Et le 9.9.09, la planète rock était de nouveau secouée d'un frisson beatlemaniaque. Tous les CDs des Beatles, réédités en stéréo ET en mono, dans un rematriçage qui, à défaut d'être audiophile, ne pourra jamais être mis dans le même bain que les pitoyables merdes soniques sortis à pleins camions par l'industrie aujourd'hui... Packaging impeccable, éditions soignées, prix stratosphériques, mais on s'en fout. Enfin, enfin, les Beatles, sur CDs dans des versions de si belle qualité que le bon Dr Ebbett annonce sa retraite et que tout le monde et son voisin, soudain, s'intéresse au terme "remastering".

 Sur la platine

Ils ont déjoué toutes les prédictions les plus pessimistes. L'équipe, réunie autour du responsable de projet d'Abbey Road Allan Rouse, a fait traire tous les esprits chagrins qui annonçaient depuis des mois que les remasters seraient sûrement noyés dans la Noise Reduction, compressés à mort et avec un EQ pensé pour malentendants. Réunis en comité (pour éviter la dictature d'une seule paire d'oreilles), les Steve Rooke, Guy Massey... ont réussi au-delà de toutes espérances.

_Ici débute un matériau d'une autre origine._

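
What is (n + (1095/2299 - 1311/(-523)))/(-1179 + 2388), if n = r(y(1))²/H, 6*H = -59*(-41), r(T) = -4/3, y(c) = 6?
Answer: 26066969282/10549310715801 ≈ 0.0024710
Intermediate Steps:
r(T) = -4/3 (r(T) = -4*⅓ = -4/3)
H = 2419/6 (H = (-59*(-41))/6 = (⅙)*2419 = 2419/6 ≈ 403.17)
n = 32/7257 (n = (-4/3)²/(2419/6) = (16/9)*(6/2419) = 32/7257 ≈ 0.0044095)
(n + (1095/2299 - 1311/(-523)))/(-1179 + 2388) = (32/7257 + (1095/2299 - 1311/(-523)))/(-1179 + 2388) = (32/7257 + (1095*(1/2299) - 1311*(-1/523)))/1209 = (32/7257 + (1095/2299 + 1311/523))*(1/1209) = (32/7257 + 3586674/1202377)*(1/1209) = (26066969282/8725649889)*(1/1209) = 26066969282/10549310715801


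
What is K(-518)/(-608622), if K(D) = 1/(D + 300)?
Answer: 1/132679596 ≈ 7.5370e-9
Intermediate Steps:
K(D) = 1/(300 + D)
K(-518)/(-608622) = 1/((300 - 518)*(-608622)) = -1/608622/(-218) = -1/218*(-1/608622) = 1/132679596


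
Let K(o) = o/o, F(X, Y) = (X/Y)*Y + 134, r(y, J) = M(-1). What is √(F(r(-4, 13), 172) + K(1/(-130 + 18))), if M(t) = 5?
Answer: 2*√35 ≈ 11.832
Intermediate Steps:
r(y, J) = 5
F(X, Y) = 134 + X (F(X, Y) = (X/Y)*Y + 134 = X + 134 = 134 + X)
K(o) = 1
√(F(r(-4, 13), 172) + K(1/(-130 + 18))) = √((134 + 5) + 1) = √(139 + 1) = √140 = 2*√35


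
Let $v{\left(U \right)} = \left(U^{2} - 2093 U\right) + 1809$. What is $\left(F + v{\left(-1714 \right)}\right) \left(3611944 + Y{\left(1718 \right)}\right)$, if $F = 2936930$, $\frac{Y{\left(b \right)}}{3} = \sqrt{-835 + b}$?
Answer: $34183210463528 + 28391811 \sqrt{883} \approx 3.4184 \cdot 10^{13}$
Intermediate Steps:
$Y{\left(b \right)} = 3 \sqrt{-835 + b}$
$v{\left(U \right)} = 1809 + U^{2} - 2093 U$
$\left(F + v{\left(-1714 \right)}\right) \left(3611944 + Y{\left(1718 \right)}\right) = \left(2936930 + \left(1809 + \left(-1714\right)^{2} - -3587402\right)\right) \left(3611944 + 3 \sqrt{-835 + 1718}\right) = \left(2936930 + \left(1809 + 2937796 + 3587402\right)\right) \left(3611944 + 3 \sqrt{883}\right) = \left(2936930 + 6527007\right) \left(3611944 + 3 \sqrt{883}\right) = 9463937 \left(3611944 + 3 \sqrt{883}\right) = 34183210463528 + 28391811 \sqrt{883}$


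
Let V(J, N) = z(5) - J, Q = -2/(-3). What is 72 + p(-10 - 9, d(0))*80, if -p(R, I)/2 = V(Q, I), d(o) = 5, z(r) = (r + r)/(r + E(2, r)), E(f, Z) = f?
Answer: -1048/21 ≈ -49.905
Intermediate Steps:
Q = 2/3 (Q = -2*(-1/3) = 2/3 ≈ 0.66667)
z(r) = 2*r/(2 + r) (z(r) = (r + r)/(r + 2) = (2*r)/(2 + r) = 2*r/(2 + r))
V(J, N) = 10/7 - J (V(J, N) = 2*5/(2 + 5) - J = 2*5/7 - J = 2*5*(1/7) - J = 10/7 - J)
p(R, I) = -32/21 (p(R, I) = -2*(10/7 - 1*2/3) = -2*(10/7 - 2/3) = -2*16/21 = -32/21)
72 + p(-10 - 9, d(0))*80 = 72 - 32/21*80 = 72 - 2560/21 = -1048/21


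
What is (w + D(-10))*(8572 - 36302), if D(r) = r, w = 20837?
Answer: -577532710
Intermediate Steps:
(w + D(-10))*(8572 - 36302) = (20837 - 10)*(8572 - 36302) = 20827*(-27730) = -577532710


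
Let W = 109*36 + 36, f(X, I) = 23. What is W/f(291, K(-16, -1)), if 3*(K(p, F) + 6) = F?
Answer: 3960/23 ≈ 172.17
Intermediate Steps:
K(p, F) = -6 + F/3
W = 3960 (W = 3924 + 36 = 3960)
W/f(291, K(-16, -1)) = 3960/23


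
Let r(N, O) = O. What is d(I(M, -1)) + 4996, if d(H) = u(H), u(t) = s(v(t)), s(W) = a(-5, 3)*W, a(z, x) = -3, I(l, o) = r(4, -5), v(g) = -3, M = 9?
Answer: 5005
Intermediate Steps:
I(l, o) = -5
s(W) = -3*W
u(t) = 9 (u(t) = -3*(-3) = 9)
d(H) = 9
d(I(M, -1)) + 4996 = 9 + 4996 = 5005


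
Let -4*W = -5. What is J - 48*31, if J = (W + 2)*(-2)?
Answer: -2989/2 ≈ -1494.5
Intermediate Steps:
W = 5/4 (W = -¼*(-5) = 5/4 ≈ 1.2500)
J = -13/2 (J = (5/4 + 2)*(-2) = (13/4)*(-2) = -13/2 ≈ -6.5000)
J - 48*31 = -13/2 - 48*31 = -13/2 - 1488 = -2989/2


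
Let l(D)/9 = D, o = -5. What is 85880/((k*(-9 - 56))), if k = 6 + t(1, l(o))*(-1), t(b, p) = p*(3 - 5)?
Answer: 4294/273 ≈ 15.729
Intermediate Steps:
l(D) = 9*D
t(b, p) = -2*p (t(b, p) = p*(-2) = -2*p)
k = -84 (k = 6 - 18*(-5)*(-1) = 6 - 2*(-45)*(-1) = 6 + 90*(-1) = 6 - 90 = -84)
85880/((k*(-9 - 56))) = 85880/((-84*(-9 - 56))) = 85880/((-84*(-65))) = 85880/5460 = 85880*(1/5460) = 4294/273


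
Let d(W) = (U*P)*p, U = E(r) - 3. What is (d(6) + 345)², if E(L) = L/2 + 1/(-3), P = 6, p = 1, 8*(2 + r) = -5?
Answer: 6436369/64 ≈ 1.0057e+5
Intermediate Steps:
r = -21/8 (r = -2 + (⅛)*(-5) = -2 - 5/8 = -21/8 ≈ -2.6250)
E(L) = -⅓ + L/2 (E(L) = L*(½) + 1*(-⅓) = L/2 - ⅓ = -⅓ + L/2)
U = -223/48 (U = (-⅓ + (½)*(-21/8)) - 3 = (-⅓ - 21/16) - 3 = -79/48 - 3 = -223/48 ≈ -4.6458)
d(W) = -223/8 (d(W) = -223/48*6*1 = -223/8*1 = -223/8)
(d(6) + 345)² = (-223/8 + 345)² = (2537/8)² = 6436369/64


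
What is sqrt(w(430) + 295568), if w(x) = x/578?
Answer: sqrt(85419367)/17 ≈ 543.66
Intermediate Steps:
w(x) = x/578 (w(x) = x*(1/578) = x/578)
sqrt(w(430) + 295568) = sqrt((1/578)*430 + 295568) = sqrt(215/289 + 295568) = sqrt(85419367/289) = sqrt(85419367)/17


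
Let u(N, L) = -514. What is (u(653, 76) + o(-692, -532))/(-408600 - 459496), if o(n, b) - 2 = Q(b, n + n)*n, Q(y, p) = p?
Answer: -29913/27128 ≈ -1.1027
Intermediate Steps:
o(n, b) = 2 + 2*n² (o(n, b) = 2 + (n + n)*n = 2 + (2*n)*n = 2 + 2*n²)
(u(653, 76) + o(-692, -532))/(-408600 - 459496) = (-514 + (2 + 2*(-692)²))/(-408600 - 459496) = (-514 + (2 + 2*478864))/(-868096) = (-514 + (2 + 957728))*(-1/868096) = (-514 + 957730)*(-1/868096) = 957216*(-1/868096) = -29913/27128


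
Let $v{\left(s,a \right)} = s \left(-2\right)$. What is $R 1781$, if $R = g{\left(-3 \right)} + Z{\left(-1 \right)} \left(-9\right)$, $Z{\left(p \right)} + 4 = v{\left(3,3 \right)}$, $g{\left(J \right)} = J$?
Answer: $154947$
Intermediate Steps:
$v{\left(s,a \right)} = - 2 s$
$Z{\left(p \right)} = -10$ ($Z{\left(p \right)} = -4 - 6 = -10$)
$R = 87$ ($R = -3 - -90 = -3 + 90 = 87$)
$R 1781 = 87 \cdot 1781 = 154947$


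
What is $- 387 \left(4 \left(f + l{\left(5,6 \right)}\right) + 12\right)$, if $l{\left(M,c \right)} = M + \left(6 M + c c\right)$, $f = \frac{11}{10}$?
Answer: $- \frac{581274}{5} \approx -1.1625 \cdot 10^{5}$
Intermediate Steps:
$f = \frac{11}{10}$ ($f = 11 \cdot \frac{1}{10} = \frac{11}{10} \approx 1.1$)
$l{\left(M,c \right)} = c^{2} + 7 M$ ($l{\left(M,c \right)} = M + \left(6 M + c^{2}\right) = M + \left(c^{2} + 6 M\right) = c^{2} + 7 M$)
$- 387 \left(4 \left(f + l{\left(5,6 \right)}\right) + 12\right) = - 387 \left(4 \left(\frac{11}{10} + \left(6^{2} + 7 \cdot 5\right)\right) + 12\right) = - 387 \left(4 \left(\frac{11}{10} + \left(36 + 35\right)\right) + 12\right) = - 387 \left(4 \left(\frac{11}{10} + 71\right) + 12\right) = - 387 \left(4 \cdot \frac{721}{10} + 12\right) = - 387 \left(\frac{1442}{5} + 12\right) = \left(-387\right) \frac{1502}{5} = - \frac{581274}{5}$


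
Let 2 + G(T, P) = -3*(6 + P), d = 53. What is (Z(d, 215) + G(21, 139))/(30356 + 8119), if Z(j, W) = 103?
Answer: -334/38475 ≈ -0.0086810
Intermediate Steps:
G(T, P) = -20 - 3*P (G(T, P) = -2 - 3*(6 + P) = -2 + (-18 - 3*P) = -20 - 3*P)
(Z(d, 215) + G(21, 139))/(30356 + 8119) = (103 + (-20 - 3*139))/(30356 + 8119) = (103 + (-20 - 417))/38475 = (103 - 437)*(1/38475) = -334*1/38475 = -334/38475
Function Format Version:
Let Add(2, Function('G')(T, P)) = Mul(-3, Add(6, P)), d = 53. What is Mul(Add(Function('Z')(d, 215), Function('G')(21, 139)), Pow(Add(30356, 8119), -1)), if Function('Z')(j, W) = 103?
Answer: Rational(-334, 38475) ≈ -0.0086810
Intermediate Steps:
Function('G')(T, P) = Add(-20, Mul(-3, P)) (Function('G')(T, P) = Add(-2, Mul(-3, Add(6, P))) = Add(-2, Add(-18, Mul(-3, P))) = Add(-20, Mul(-3, P)))
Mul(Add(Function('Z')(d, 215), Function('G')(21, 139)), Pow(Add(30356, 8119), -1)) = Mul(Add(103, Add(-20, Mul(-3, 139))), Pow(Add(30356, 8119), -1)) = Mul(Add(103, Add(-20, -417)), Pow(38475, -1)) = Mul(Add(103, -437), Rational(1, 38475)) = Mul(-334, Rational(1, 38475)) = Rational(-334, 38475)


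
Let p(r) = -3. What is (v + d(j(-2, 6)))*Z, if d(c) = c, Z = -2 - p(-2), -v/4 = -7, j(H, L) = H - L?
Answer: 20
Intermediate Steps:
v = 28 (v = -4*(-7) = 28)
Z = 1 (Z = -2 - 1*(-3) = -2 + 3 = 1)
(v + d(j(-2, 6)))*Z = (28 + (-2 - 1*6))*1 = (28 + (-2 - 6))*1 = (28 - 8)*1 = 20*1 = 20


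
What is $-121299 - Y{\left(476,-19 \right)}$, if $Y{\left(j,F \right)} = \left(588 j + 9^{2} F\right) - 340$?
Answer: $-399308$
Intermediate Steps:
$Y{\left(j,F \right)} = -340 + 81 F + 588 j$ ($Y{\left(j,F \right)} = \left(588 j + 81 F\right) - 340 = \left(81 F + 588 j\right) - 340 = -340 + 81 F + 588 j$)
$-121299 - Y{\left(476,-19 \right)} = -121299 - \left(-340 + 81 \left(-19\right) + 588 \cdot 476\right) = -121299 - \left(-340 - 1539 + 279888\right) = -121299 - 278009 = -399308$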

La perfection? D'accord, non... Le léger écrêtage (2 dB?) sur le coffret stéréo, admis d'emblée dès les premiers communiqués de presse, auront alimenté les appréhensions et empêché d'accoler l'étiquette audiophile à ces remasters. Mais nous ne sommes pas ici dans le monde de la musique audiophile, créée pour mettre en valeur nos chaînes! Nous sommes dans le domaine de la musique pop et rock la plus joyeuse, jubilatoire, imaginative, débordante de vitalité et de jeunesse, qui "sonne" même dans un poste AM avec un petit haut-parleur de quatre pouces. La compression est-elle perceptible? A-t-elle favorisé le volume et retiré de la texture à la basse de McCartney? Si vous le dîtes, je vous crois. Mais eh, dans une ère où la musique rock n'est plus qu'un tsunami de décibels sans texture ni relief, qui s'attendait à retrouver autant de plaisir à remettre sur la platine des albums entendus si souvent?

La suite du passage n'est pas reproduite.